Blinking Eye Nebula: Fascinating Facts (NGC 6826)

This is about the Blinking Eye Nebula NGC 6826.

It’s located approximately 2,000 light-years from Earth.

So if you want to learn more about the Blinking Eye Nebula, then you’re in the right place.

Let’s dig right in!

What Is the Blinking Eye Nebula?

NGC 6826, the Blinking Eye Nebula, is a planetary nebula. 

Contrary to what you may be thinking, this has nothing at all to do with a planet. 

A planetary nebula happens when a star runs out of its nuclear fuel. As a result, it can no longer fight gravity and collapses in on itself. That causes it to shed its outer layers, and they float away from the star out into space. 

As the name denotes, this often causes a sphere or ring shape of star matter, resembling a planet. That is what we see in NGC 6826, with the green outer sphere and the bright leftover star directly in the middle.

NGC 6826 – The Blinking Eye Nebula

In fact, our own Sun, when it dies, will go through a similar process and create something magical looking. It takes a star much larger and more massive to more or less skip the planetary nebula step and violently explode in a supernova.

NGC 6826 is located approximately 2,000 light-years from Earth, in the constellation Cygnus, the swan. 

The nebula is only around 0.2 light-years in diameter. 

I say “only,” but this diameter still equates to more than 1.1 trillion miles, which is small in cosmic terms. 

Ultimately, the beautiful colors and shapes will likely continue floating out for 10 thousand years. 

Believe it or not, this is also short, compared to the billions of years or more than a star can live.

NGC 6826’s Appearance

First, as you can see in the photo above, NGC 6826 is a large green cloud surrounding the remaining leftover star. 

On each end are two bright red fliers

Actually, you notice two green spheres. That is because the extremely hot leftover star in the center pushes out a scorching wind. This hot wind blows the former star’s matter away and leaves the noticeable empty bubble around itself. 

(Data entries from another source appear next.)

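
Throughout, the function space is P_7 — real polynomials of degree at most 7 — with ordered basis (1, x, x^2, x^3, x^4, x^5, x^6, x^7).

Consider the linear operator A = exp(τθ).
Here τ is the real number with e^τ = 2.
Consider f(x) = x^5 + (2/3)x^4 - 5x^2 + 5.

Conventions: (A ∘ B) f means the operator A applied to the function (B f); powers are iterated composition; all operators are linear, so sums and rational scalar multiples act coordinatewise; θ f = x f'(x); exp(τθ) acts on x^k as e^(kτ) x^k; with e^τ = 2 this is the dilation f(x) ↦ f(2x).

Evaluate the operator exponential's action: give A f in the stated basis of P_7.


exp(τθ) x^k = e^(kτ) x^k; with e^τ = 2 this sends x^k to 2^k x^k
x^2 ↦ 4 x^2
x^4 ↦ 16 x^4
x^5 ↦ 32 x^5
applying this coordinatewise to f: exp(τθ) f = 32x^5 + (32/3)x^4 - 20x^2 + 5

the result is g(x) = 32x^5 + (32/3)x^4 - 20x^2 + 5


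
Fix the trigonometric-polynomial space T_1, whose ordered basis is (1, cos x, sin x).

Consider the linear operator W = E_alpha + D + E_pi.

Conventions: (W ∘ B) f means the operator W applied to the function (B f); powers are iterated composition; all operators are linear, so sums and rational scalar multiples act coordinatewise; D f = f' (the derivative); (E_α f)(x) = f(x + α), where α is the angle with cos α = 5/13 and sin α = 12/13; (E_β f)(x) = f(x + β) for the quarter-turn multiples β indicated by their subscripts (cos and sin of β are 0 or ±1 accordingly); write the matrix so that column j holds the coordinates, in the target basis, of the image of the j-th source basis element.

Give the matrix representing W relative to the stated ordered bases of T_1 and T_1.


the matrix is [[2, 0, 0]; [0, -8/13, 25/13]; [0, -25/13, -8/13]] (rows listed top to bottom)

image of 1: 2
image of cos x: -(8/13)cos x - (25/13)sin x
image of sin x: (25/13)cos x - (8/13)sin x
each image's coordinates form column j of the matrix


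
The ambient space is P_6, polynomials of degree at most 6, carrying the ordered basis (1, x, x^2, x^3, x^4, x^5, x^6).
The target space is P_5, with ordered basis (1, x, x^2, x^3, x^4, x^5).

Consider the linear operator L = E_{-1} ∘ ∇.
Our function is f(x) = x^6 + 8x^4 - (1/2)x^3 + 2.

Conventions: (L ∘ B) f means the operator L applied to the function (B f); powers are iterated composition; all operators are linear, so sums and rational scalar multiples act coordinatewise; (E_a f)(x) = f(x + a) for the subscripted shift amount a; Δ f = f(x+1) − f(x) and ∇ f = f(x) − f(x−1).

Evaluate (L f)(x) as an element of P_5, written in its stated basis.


g(x) = 6x^5 - 45x^4 + 172x^3 - (741/2)x^2 + (829/2)x - 373/2

∇ f = 6x^5 - 15x^4 + 52x^3 - (129/2)x^2 + (79/2)x - 19/2
E_{-1} ∇ f = 6x^5 - 45x^4 + 172x^3 - (741/2)x^2 + (829/2)x - 373/2


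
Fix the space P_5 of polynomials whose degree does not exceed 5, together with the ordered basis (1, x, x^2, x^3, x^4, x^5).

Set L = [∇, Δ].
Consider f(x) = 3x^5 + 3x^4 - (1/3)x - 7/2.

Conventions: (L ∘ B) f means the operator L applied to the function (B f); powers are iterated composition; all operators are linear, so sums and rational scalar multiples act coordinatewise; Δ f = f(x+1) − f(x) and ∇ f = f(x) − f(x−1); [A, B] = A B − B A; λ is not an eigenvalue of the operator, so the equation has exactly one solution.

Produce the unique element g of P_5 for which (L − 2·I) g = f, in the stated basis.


write g with unknown coordinates in the stated basis and equate coefficients in (L − 2·I) g = f
solving from the highest basis element down gives g = -(3/2)x^5 - (3/2)x^4 + (1/6)x + 7/4
check: L g = 0
so L g − 2·g = 3x^5 + 3x^4 - (1/3)x - 7/2 = f ✓

the result is g(x) = -(3/2)x^5 - (3/2)x^4 + (1/6)x + 7/4


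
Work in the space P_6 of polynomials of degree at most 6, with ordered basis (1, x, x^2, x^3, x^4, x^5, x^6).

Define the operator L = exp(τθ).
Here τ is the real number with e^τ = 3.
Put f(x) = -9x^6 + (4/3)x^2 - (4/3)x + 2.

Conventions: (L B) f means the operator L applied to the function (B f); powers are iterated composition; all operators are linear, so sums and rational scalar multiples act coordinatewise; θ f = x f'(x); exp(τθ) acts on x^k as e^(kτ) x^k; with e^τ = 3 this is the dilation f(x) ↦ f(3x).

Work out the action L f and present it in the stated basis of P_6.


the result is g(x) = -6561x^6 + 12x^2 - 4x + 2

exp(τθ) x^k = e^(kτ) x^k; with e^τ = 3 this sends x^k to 3^k x^k
x ↦ 3 x
x^2 ↦ 9 x^2
x^6 ↦ 729 x^6
applying this coordinatewise to f: exp(τθ) f = -6561x^6 + 12x^2 - 4x + 2


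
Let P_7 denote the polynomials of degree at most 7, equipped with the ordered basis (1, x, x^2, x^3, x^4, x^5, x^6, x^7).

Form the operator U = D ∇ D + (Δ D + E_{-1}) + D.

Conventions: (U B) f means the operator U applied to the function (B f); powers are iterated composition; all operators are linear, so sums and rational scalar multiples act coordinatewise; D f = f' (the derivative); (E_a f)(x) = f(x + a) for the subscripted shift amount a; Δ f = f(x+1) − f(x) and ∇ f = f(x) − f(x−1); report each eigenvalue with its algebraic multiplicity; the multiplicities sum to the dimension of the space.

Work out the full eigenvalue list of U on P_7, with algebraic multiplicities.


image of 1: 1
image of x: x
image of x^2: x^2 + 3
image of x^3: x^3 + 9x + 8
image of x^4: x^4 + 18x^2 + 32x - 7
image of x^5: x^5 + 30x^3 + 80x^2 - 35x + 24
image of x^6: x^6 + 45x^4 + 160x^3 - 105x^2 + 144x - 23
image of x^7: x^7 + 63x^5 + 280x^4 - 245x^3 + 504x^2 - 161x + 48
the matrix is upper triangular; its diagonal is (1, 1, 1, 1, 1, 1, 1, 1)
for a triangular matrix the eigenvalues are the diagonal entries, with algebraic multiplicity their repetition count

λ = 1 (multiplicity 8)


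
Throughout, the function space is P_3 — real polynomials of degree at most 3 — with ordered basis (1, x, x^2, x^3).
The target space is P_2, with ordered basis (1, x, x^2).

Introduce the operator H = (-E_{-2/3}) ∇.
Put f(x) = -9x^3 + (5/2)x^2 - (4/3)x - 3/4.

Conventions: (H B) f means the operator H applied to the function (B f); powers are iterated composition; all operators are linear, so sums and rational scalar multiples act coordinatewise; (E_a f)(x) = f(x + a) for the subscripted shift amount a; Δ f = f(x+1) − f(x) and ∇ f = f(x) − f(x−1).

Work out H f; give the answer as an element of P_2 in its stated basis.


the image equals g(x) = 27x^2 - 68x + 277/6

∇ f = -27x^2 + 32x - 77/6
E_{-2/3} ∇ f = -27x^2 + 68x - 277/6
(-E_{-2/3}) ∇ f = 27x^2 - 68x + 277/6


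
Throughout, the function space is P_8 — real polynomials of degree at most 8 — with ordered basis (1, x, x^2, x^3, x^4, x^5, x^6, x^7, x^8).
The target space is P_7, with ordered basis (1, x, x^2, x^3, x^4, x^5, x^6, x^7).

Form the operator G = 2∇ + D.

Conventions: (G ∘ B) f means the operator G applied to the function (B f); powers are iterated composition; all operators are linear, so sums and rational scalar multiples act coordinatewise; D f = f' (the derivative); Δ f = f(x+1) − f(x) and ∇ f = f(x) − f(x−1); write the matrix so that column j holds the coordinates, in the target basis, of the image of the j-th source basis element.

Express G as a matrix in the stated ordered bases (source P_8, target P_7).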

As this green gas is pushed outward, it bumps into the gas that is farther out and reacts, hence the two green clouds.

Next are the beautiful red flares on both sides. These are called fliers (Fast Low-Ionization Emission Region)

Fliers are essentially sections of gas emissions, commonly seen in planetary nebulae that move much faster than the rest of the material. 

In fact, they are moving at supersonic speeds. Scientists believe flier’s rapid speeds indicate that they are much younger than the rest of the nebula’s materials.